Richard dropped his fists and targeted her with a disingenuous smile. A smile that had several subtexts: repugnance, interest, and abhorrence. He schooled his eyes on Chiclet’s body with undisguised and scientific interest. He’d never been with a woman. Not in the Biblical sense. Technically, he was a virgin. Wouldn’t know a vagina if it hit him in the face. Personally speaking, he was a child of sodomy.
He examined her breasts, their roundness showing through a ratty cardigan ski sweater. He appraised the lines of her buttocks bunched inside a pair of melon pink capris. He measured the narrowness of her ankles and the Indian sandals on her feet, the emerald green nail polish on her toenails. She was as queer to him as an alien from another galaxy.
Chiclet brushed away a strand of dyed blonde hair from her triangular face. Richard’s belladonna black eyes made her head reel. He was more unnerving than a bad acid trip. It was like flirting with a rattlesnake. If you ventured too close, you’d get bitten and die. She blustered, “So what do you want?”
“What do I want?” Richard read her body language and said with impatience, “You need to do something about them pimples, you hear me? But fuck it. Let’s get down to brass tacks. I’m looking for someone.”
Chiclet had broken the thread of violence. Plasma trickled out of Jeeter’s busted nose, proof that his hardness was complete fabrication. He was too old for brawling. Jeeter pointed one foot at Richard. His left shoulder was hitched high. His slanted feline eyes were askew. There wasn’t anything about him that was in sync. He said, “Who’s that? Anybody we know?”
Richard was emphatic. “Damn it, yeah. It’s a buddy of yours. One of your honchos.”
“And who would that be, huh? Who do you know that we know? You and me ain’t got shit in common.”
“Yes, we do. This white dude.”
“Most of my friends are white. Which one are you talking about?”
“That punk rock faggot.”
Jeeter’s resistance was melting faster than ice cream left out on the hot pavement. Tiredness tickled his throat. It was nightmarish to have Richard Rood breathing down your neck. Wanting to put an end to it, Jeeter ventured, “You mean Stiv Wilkins?”
Richard’s eyes softened. “Uh huh. I mean Stiv.”
“He ain’t my buddy.”
“He ain’t? What exactly is he to you?”
“The pissant is just a tenant in my building.”
“Your building? You own it?”
“No.”
“Then what does that make you?”
“I oversee the Allen and all the shit that goes down in it.”
“Is that so? You must be one very important motherfucker in the scene over there.”
“I am.”
“But you do know Stiv, don’t you?”
Jeeter confessed without shame. “I admit to that.”
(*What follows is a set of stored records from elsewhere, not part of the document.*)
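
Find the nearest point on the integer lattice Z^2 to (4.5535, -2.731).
(5, -3)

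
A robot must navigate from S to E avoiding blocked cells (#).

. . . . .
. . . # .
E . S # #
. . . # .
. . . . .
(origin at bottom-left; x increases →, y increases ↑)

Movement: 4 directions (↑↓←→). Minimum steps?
2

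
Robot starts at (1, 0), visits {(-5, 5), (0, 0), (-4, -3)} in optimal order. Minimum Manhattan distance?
17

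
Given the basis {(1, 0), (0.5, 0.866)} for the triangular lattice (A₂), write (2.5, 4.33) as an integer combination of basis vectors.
5b₂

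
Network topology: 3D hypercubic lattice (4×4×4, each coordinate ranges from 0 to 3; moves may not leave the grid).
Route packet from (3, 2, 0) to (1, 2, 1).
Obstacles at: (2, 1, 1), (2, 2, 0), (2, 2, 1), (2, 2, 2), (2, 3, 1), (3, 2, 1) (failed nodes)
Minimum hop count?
5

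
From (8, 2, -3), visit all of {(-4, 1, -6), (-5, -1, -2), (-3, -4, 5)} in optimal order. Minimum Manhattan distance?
35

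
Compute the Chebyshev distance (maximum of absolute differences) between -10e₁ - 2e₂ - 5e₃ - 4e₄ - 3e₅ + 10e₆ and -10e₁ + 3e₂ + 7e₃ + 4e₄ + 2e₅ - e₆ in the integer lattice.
12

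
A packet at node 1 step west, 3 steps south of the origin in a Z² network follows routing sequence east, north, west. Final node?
(-1, -2)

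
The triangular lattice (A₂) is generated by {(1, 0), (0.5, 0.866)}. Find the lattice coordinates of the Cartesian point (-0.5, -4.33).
2b₁ - 5b₂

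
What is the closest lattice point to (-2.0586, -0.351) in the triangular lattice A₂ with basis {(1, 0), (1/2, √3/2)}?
(-2, 0)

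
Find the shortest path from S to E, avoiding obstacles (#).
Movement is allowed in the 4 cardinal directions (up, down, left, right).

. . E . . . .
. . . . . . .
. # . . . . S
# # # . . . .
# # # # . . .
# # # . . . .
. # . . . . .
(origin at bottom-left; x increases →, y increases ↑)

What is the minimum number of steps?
6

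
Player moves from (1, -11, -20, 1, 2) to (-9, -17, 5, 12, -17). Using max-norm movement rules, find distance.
25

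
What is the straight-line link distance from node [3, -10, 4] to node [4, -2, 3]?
8.12404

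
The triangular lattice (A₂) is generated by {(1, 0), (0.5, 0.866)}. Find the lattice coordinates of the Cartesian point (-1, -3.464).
b₁ - 4b₂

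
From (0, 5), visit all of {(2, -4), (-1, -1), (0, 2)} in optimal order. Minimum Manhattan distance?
13
(one optimal route: (0, 5) → (0, 2) → (-1, -1) → (2, -4))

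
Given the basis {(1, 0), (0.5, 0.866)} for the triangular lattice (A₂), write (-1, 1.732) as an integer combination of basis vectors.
-2b₁ + 2b₂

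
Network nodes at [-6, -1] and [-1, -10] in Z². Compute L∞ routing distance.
9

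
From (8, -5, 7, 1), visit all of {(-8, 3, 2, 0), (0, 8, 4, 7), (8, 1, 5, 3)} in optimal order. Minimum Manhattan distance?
52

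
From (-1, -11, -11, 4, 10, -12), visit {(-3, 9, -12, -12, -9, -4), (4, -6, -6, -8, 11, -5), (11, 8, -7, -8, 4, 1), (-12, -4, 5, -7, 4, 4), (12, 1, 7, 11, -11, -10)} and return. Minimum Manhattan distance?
320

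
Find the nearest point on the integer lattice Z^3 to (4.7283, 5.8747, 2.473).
(5, 6, 2)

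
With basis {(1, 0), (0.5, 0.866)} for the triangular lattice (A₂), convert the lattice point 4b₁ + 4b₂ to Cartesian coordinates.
(6, 3.464)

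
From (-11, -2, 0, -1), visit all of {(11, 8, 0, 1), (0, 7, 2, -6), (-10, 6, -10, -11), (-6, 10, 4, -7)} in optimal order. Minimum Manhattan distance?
88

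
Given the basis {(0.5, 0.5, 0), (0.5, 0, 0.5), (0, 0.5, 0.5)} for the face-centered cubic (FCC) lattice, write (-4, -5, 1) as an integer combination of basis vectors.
-10b₁ + 2b₂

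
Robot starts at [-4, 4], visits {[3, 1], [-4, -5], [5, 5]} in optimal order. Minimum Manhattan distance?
28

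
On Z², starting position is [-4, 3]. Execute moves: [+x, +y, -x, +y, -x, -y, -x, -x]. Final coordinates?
(-7, 4)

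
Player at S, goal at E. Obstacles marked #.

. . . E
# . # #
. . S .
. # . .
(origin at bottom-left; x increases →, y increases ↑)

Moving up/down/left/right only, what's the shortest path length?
5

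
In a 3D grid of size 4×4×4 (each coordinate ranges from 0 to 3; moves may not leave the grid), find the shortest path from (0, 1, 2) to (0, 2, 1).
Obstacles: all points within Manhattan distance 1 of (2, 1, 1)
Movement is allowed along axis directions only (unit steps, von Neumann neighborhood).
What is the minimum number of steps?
2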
“Well, then.” Richard Rood stroked his chin sagaciously. He toed a beer can into the gutter. “I’m looking for the dickhead. Have you seen him?”
“Damn, right, I have.” Jeeter said. His tongue burned with a snitch’s lust to be truth speaking. He practically strangled on the words when they petered out of his mouth. “The fucking runt sold me a lousy gun earlier. He said it was good. I believed him. Then I went to test it at the Lake Merced shooting range and the thing exploded in my hand.”
“Stiv’s a goddamn lizard. He sucks. I hate him.”
“But where is he?”
Jeeter Roche unbuttoned his shirt and used the tails to soak up the blood on his face. “How the hell would I know?”
There was little else to say. Richard wanted to insult Jeeter, just to fuck with him, but decided to reserve his energy. Cooler that he should hold back and stay blasé. He said, “Okay.”
The flu had him going downstream in a river of incomprehension. His fists were sore from rearranging Jeeter’s face. He didn’t know what his next step was, but it wasn’t hanging around these dolts. He had no time for trashy-assed losers. Jeeter and his woman were good for doodly squat. Richard Rood bid them a curt farewell. “Hey, I didn’t mean to fuck with your evening or bring you down, but it had to be done, you know?”